As of this week, Microsoft now has added a fifth Chinese Azure region to its line-up. The new North China region in Hebei doubles the capacity of Microsoft's cloud portfolio in China, officials said in a blog post on March 3.
Microsoft announced its plans to offer Azure in China through partner 21ViaNet in 2012. The first two Azure regions in China opened in 2014 and came to offer not only Azure, but also Office 365, Dynamics 365 and the Power Platform.
Microsoft officials claimed to be the first international public cloud service generally available in China. Microsoft officials cited an IDC study that said China has become the fastest growing public cloud market in the world, with year-over-year growth at 49.7 percent.
Microsoft officials said that the company plans to offer a number of Azure services in China in 2022, including Azure Availability Zones, Azure Arc multi-cloud management and Azure Purview, its data-governance solution.
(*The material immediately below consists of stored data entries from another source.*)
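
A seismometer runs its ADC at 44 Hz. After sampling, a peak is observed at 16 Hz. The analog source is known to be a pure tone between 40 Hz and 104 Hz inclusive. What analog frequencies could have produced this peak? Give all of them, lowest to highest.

Frequencies that alias to 16 Hz are k·fs ± 16 Hz for integer k ≥ 0.
k=0: 16 Hz.
k=1: 28 Hz, 60 Hz.
k=2: 72 Hz, 104 Hz.
k=3: 116 Hz, 148 Hz.
Within [40 Hz, 104 Hz]: 60 Hz, 72 Hz, 104 Hz.

60 Hz, 72 Hz, 104 Hz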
Microsoft officials noted when Azure first came to China that only a Chinese company can set up and operate a cloud computing platform in that country. They added that Microsoft has no access to the 21Vianet's data center hosting its Azure service unless its partner agrees to access and only to provide support and troubleshooting knowhow
Microsoft has more than 200 physical datacenters worldwide serving more than a billion cloud customers and 20 million companies worldwide, officials said. In April last year, officials said the company is on pace to build between 50 and 100 new data centers per year.